Blogue para a comunidade da aldeia do Castelo, concelho de Mação

Cavacas. Uma tradição nas festas do Castelo

Nas festas de Nossa Senhora dos Remédios, na aldeia do Castelo, era tradição realizar-se, depois da missa, uma procissão que saía da Igreja, percorria as ruas principais da povoação, com os andores das imagens da padroeira e outros santos, seguidos de dezenas de fogaças levadas à cabeça pelas raparigas, e por último o cortejo que incorporava toda a população. Estas festas religiosas, semelhantes às realizadas por todo o país nos meses do verão, terminavam com o leilão das fogaças cujo produto reverteria a favor de melhoramentos no património paroquial.
As fogaças eram grandes tabuleiros de madeira, forrados com toalhas de renda ou papel de seda recortado e levavam milho, pão, azeite, enchidos, frutas, dinheiro e cavacas.
Estes bolos, as Cavacas, comuns em todo o concelho de Mação, eram feitos pelas famílias nas semanas anteriores às festas, e postos a secar ao sol em tabuleiros forrados com a caruma dos pinheiros.
A tradição de fazer oferta destes bolos, de aparência celestial, semelhantes a “nuvens” pela leveza, forma e cobertura branca do açúcar, “a Nossa Senhora”, (as restantes cavacas eram guardados para obsequiar as visitas durante o resto do ano) tem vindo a desaparecer, e hoje quase só se encontram à venda na vila, tendo perdido o carácter artesanal/familiar e o próprio nome pois aí são chamadas de “Fofas de Mação”.

Sobre a origem deste bolo não há registos seguros mas a tradição conta que é muito antiga, e se recuarmos ao tempo do Profeta Jeremias que nasceu em 650 a.C., em Anatot, aldeia próxima de Jerusalém, vivendo num dos períodos mais conturbados da história do povo de Israel (o fim do reino de Judá, a destruição de Jerusalém e a partida do povo de Israel para o exílio e cativeiro na Babilónia), sabemos que era comum na Palestina o costume cananeu das ofertas de pães e bolos “à Rainha do Céu”, a quem atribuíam a abundância dos bens agrícolas, protecção contra as pragas da agricultura e contra a seca.

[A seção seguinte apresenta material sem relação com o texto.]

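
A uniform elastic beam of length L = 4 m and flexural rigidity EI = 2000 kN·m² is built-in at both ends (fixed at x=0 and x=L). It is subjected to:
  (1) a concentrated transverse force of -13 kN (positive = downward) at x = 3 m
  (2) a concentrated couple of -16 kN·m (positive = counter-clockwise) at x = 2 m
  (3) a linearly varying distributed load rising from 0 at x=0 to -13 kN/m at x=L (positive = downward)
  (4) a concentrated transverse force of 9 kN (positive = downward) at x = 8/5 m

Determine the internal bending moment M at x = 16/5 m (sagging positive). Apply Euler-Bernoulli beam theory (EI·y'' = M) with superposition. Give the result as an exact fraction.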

A Rainha dos Céus, venerada pelas mulheres na terra de Israel era Isthar (a deusa Astarté para os cananeus), um culto dos Assírios ocidentais. Autores antigos identificam Ishtar com o planeta Vénus que é também chamado como “Senhora do Céu”. Estes bolos que as mulheres ofereciam à Rainha dos Céus tinham o nome de kavvannim, em hebraico kavouch. Os bolos que ainda hoje se fazem e se oferecem a N. S. dos Remédios chamam-se cavacas, exactamente com a mesma raiz etimológica. Não só se manteve o acto da oferta, como o nome dos bolos variou pouco entre o século VI a.C. e a actualidade, e a azáfama que o Profeta Jeremias relata (“os rapazes apanham lenha, os homens aquecem o forno, as mulheres amassam a farinha”) ainda se podia observar há umas quatro, cinco décadas na aldeia do Castelo em vésperas da festa local.
(…)“O SENHOR intimou Jeremias a transmitir as suas severas ameaças ao povo disperso e aos homens em Israel, cujas mulheres «veneravam outros deuses, mas estas responderam a Jeremias deste modo:
44.16 Quanto à palavra que nos anunciaste em nome do SENHOR, não obedeceremos a ti.
44.17 Mas certamente cumpriremos toda a palavra que saiu da nossa boca, queimando incenso à rainha dos céus, e oferecendo-lhe libações, como nós e nossos pais, nossos reis e nossos príncipes, temos feito, nas cidades de Judá, e nas ruas de Jerusalém; e então tínhamos fartura de pão, e andávamos alegres, e não víamos mal algum.
44.18 Mas desde que cessamos de queimar incenso à rainha dos céus, e de lhe oferecer libações, tivemos falta de tudo, e fomos consumidos pela espada, e pela fome.
44.19 E quando nós queimávamos incenso à rainha dos céus, e lhe oferecíamos libações, acaso lhe fizemos bolos, para a adorar, e oferecemos-lhe libações sem nossos maridos?
Digamos que é notável a provável permanência deste culto milenar de influência fenícia no território deste concelho. Também contribuiu decisivamente para essa continuidade o Papa Sérgio I, ao decidir no Concílio de Trullo (691-692) que, na incapacidade de suprimir os costumes arreigados pelas populações, se participaria neles “com outra intenção”. Deste modo, algumas práticas das antigas religiões populares tiveram continuidade no catolicismo que as absorveu e as redireccionou, como parece ter acontecido com a tradição das cavacas.
Se procurarmos “Cavacas” fora desta região do sul da Beira Baixa e norte do Alentejo (região de Niza), encontramos bolos com o mesmo nome, mas de origem, forma e receita completamente diferentes, nas Festas das Cavacas do Concelho de Resende, nas Festas de S. Sebastião, defensor dos povoados contra a peste, em Reguengo do Fetal (Alcobaça), nas Festas de S. Gonçalinho em Aveiro, e também nas Caldas da Rainha.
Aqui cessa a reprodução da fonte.